A UN backed report predicted surrogacy Industry is about $400 mil but a report by the Confederation of Indian Industry estimates the practice will generate $3bn a year by 2013.

Reasons being:

  • Relatively lower costs of in-vitro fertilisation and other treatments.
  • Lax regulatory framework to protect the rights of surrogate mothers and the babies.
    In the absence of comprehensive laws to prevent exploitation, there have been instances where surrogates have died as a result of complications during pregnancy and the unavailability of good post-natal care.


Counter arguments.

“But more bureaucracy will make it difficult for everyone. It will not only mean less commissioning parents from overseas but it will also impact surrogates, who will lose out on the only chance they have to change their lives for the better.”
says Akanksha’s executive.


The Akanksha clinic in Anand is the best-known at home and abroad, giving the small town in Gujarat state the reputation as India’s “surrogacy capital.
They assure the surrogates enjoy healthy, sanitary environment for whole time they are at the clinic and are fairly paid.

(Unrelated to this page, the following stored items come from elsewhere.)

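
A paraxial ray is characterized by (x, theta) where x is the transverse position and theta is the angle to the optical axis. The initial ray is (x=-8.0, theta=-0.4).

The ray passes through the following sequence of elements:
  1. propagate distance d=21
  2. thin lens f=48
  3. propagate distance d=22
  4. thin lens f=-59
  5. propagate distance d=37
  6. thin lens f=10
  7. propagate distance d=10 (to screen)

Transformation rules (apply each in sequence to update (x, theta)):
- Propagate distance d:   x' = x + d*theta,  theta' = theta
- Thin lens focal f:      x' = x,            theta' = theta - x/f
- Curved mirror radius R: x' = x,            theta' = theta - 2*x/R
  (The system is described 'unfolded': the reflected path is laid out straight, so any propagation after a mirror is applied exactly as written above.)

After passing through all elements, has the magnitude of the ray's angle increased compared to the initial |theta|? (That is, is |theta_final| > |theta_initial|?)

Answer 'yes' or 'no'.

Answer: yes

Derivation:
Initial: x=-8.0000 theta=-0.4000
After 1 (propagate distance d=21): x=-16.4000 theta=-0.4000
After 2 (thin lens f=48): x=-16.4000 theta=-7/120 (≈-0.0583)
After 3 (propagate distance d=22): x=-1061/60 (≈-17.6833) theta=-7/120 (≈-0.0583)
After 4 (thin lens f=-59): x=-1061/60 (≈-17.6833) theta=-169/472 (≈-0.3581)
After 5 (propagate distance d=37): x=-218993/7080 (≈-30.9312) theta=-169/472 (≈-0.3581)
After 6 (thin lens f=10): x=-218993/7080 (≈-30.9312) theta=193643/70800 (≈2.7351)
After 7 (propagate distance d=10 (to screen)): x=-845/236 (≈-3.5805) theta=193643/70800 (≈2.7351)
|theta_initial|=0.4000 |theta_final|=193643/70800 (≈2.7351) -> increased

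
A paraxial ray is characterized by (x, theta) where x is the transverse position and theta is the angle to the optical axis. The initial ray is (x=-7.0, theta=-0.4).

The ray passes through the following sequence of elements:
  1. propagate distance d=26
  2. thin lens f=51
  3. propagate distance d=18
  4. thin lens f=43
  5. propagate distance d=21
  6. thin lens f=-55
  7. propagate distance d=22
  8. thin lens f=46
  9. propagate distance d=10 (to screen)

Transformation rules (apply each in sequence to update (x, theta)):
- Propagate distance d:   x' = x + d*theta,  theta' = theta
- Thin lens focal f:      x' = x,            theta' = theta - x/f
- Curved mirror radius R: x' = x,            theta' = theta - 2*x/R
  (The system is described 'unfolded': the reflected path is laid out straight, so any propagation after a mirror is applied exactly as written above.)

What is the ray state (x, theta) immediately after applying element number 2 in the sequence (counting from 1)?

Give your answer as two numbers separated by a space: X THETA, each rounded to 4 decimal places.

Answer: -17.4000 -0.0588

Derivation:
Initial: x=-7.0000 theta=-0.4000
After 1 (propagate distance d=26): x=-17.4000 theta=-0.4000
After 2 (thin lens f=51): x=-17.4000 theta=-1/17 (≈-0.0588)
Rounded to 4 decimal places: x = -17.4000, theta = -0.0588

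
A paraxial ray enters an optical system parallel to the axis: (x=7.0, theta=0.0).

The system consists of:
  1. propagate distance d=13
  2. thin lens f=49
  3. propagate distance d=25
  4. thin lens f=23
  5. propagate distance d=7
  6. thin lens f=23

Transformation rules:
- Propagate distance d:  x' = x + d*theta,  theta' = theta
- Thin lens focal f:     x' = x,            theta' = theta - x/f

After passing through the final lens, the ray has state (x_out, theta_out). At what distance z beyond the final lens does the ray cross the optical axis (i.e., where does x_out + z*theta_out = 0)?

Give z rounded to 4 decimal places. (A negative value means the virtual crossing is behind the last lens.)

Answer: 3.9333

Derivation:
Initial: x=7.0000 theta=0.0000
After 1 (propagate distance d=13): x=7.0000 theta=0.0000
After 2 (thin lens f=49): x=7.0000 theta=-1/7 (≈-0.1429)
After 3 (propagate distance d=25): x=24/7 (≈3.4286) theta=-1/7 (≈-0.1429)
After 4 (thin lens f=23): x=24/7 (≈3.4286) theta=-47/161 (≈-0.2919)
After 5 (propagate distance d=7): x=223/161 (≈1.3851) theta=-47/161 (≈-0.2919)
After 6 (thin lens f=23): x=223/161 (≈1.3851) theta=-1304/3703 (≈-0.3521)
z_focus = -x_out/theta_out = -(223/161)/(-1304/3703) = 5129/1304 ≈ 3.9333
Rounded to 4 decimal places: z = 3.9333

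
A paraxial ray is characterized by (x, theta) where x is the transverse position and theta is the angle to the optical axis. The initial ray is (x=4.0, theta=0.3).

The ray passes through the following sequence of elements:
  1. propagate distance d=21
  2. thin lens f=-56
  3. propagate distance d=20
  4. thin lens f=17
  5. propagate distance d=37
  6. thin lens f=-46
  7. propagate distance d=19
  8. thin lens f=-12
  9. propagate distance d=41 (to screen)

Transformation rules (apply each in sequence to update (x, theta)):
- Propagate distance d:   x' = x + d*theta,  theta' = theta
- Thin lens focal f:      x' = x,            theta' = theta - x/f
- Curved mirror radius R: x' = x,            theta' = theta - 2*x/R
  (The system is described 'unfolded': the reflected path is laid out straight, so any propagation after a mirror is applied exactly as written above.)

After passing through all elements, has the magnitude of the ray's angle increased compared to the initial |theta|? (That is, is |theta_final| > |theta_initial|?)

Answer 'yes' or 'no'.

Initial: x=4.0000 theta=0.3000
After 1 (propagate distance d=21): x=10.3000 theta=0.3000
After 2 (thin lens f=-56): x=10.3000 theta=271/560 (≈0.4839)
After 3 (propagate distance d=20): x=2797/140 (≈19.9786) theta=271/560 (≈0.4839)
After 4 (thin lens f=17): x=2797/140 (≈19.9786) theta=-6581/9520 (≈-0.6913)
After 5 (propagate distance d=37): x=-53301/9520 (≈-5.5988) theta=-6581/9520 (≈-0.6913)
After 6 (thin lens f=-46): x=-53301/9520 (≈-5.5988) theta=-50861/62560 (≈-0.8130)
After 7 (propagate distance d=19): x=-9216359/437920 (≈-21.0458) theta=-50861/62560 (≈-0.8130)
After 8 (thin lens f=-12): x=-9216359/437920 (≈-21.0458) theta=-13488683/5255040 (≈-2.5668)
After 9 (propagate distance d=41 (to screen)): x=-663632311/5255040 (≈-126.2849) theta=-13488683/5255040 (≈-2.5668)
|theta_initial|=0.3000 |theta_final|=13488683/5255040 (≈2.5668) -> increased

Answer: yes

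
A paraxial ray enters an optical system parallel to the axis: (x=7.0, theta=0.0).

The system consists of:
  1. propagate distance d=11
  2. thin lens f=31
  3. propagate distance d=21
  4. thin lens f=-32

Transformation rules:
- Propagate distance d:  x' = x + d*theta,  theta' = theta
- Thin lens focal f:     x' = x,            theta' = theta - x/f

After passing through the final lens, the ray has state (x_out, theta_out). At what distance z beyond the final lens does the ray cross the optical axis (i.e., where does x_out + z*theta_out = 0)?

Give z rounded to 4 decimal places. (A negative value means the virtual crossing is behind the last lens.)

Answer: 14.5455

Derivation:
Initial: x=7.0000 theta=0.0000
After 1 (propagate distance d=11): x=7.0000 theta=0.0000
After 2 (thin lens f=31): x=7.0000 theta=-7/31 (≈-0.2258)
After 3 (propagate distance d=21): x=70/31 (≈2.2581) theta=-7/31 (≈-0.2258)
After 4 (thin lens f=-32): x=70/31 (≈2.2581) theta=-77/496 (≈-0.1552)
z_focus = -x_out/theta_out = -(70/31)/(-77/496) = 160/11 ≈ 14.5455
Rounded to 4 decimal places: z = 14.5455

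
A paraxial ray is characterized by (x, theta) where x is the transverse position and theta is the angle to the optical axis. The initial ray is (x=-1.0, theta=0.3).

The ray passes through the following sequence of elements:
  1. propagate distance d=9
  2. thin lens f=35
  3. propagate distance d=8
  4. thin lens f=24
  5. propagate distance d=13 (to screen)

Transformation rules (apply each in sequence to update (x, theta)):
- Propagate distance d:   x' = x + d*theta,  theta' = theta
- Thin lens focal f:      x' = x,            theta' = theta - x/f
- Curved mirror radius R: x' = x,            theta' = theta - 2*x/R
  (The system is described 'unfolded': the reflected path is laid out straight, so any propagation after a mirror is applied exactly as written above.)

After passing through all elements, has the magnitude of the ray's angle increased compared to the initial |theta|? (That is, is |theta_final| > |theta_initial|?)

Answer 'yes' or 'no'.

Answer: no

Derivation:
Initial: x=-1.0000 theta=0.3000
After 1 (propagate distance d=9): x=1.7000 theta=0.3000
After 2 (thin lens f=35): x=1.7000 theta=44/175 (≈0.2514)
After 3 (propagate distance d=8): x=1299/350 (≈3.7114) theta=44/175 (≈0.2514)
After 4 (thin lens f=24): x=1299/350 (≈3.7114) theta=271/2800 (≈0.0968)
After 5 (propagate distance d=13 (to screen)): x=2783/560 (≈4.9696) theta=271/2800 (≈0.0968)
|theta_initial|=0.3000 |theta_final|=271/2800 (≈0.0968) -> not increased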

Taking excerpts from Business Insider report; “For 33-year-old Naina Patel, who gave birth to Gabrielle, the compensation outweighs the downside. The wife of an auto-rickshaw driver with three daughters of her own, she had to live in a hostel for nine months with 60 other surrogates so the clinic could monitor her health.”
She received $7000 for surrogacy which is enough for her to buy house and have enough for her kid’s education. Like Nanina, most of the surrogate mother are from that strata of society for whom, surrogacy is a way for much needed money to improve quality of life, an opportunity they won’t get anywhere else.

What happens now?

Solicitor General Ranjit Kumar told the bench that a surrogacy bill was being deliberated upon to regulate the issue and bill would be introduced in Parliament very soon.

As told previously, Foreign couples, including same sex and unmarried parent will be banned from using commercial surrogacy. It’s also expected to come up with draft that would protect surrogate mother’s right and provide proper compensation.


P.S.- Content is sources from indian express, Business Insider.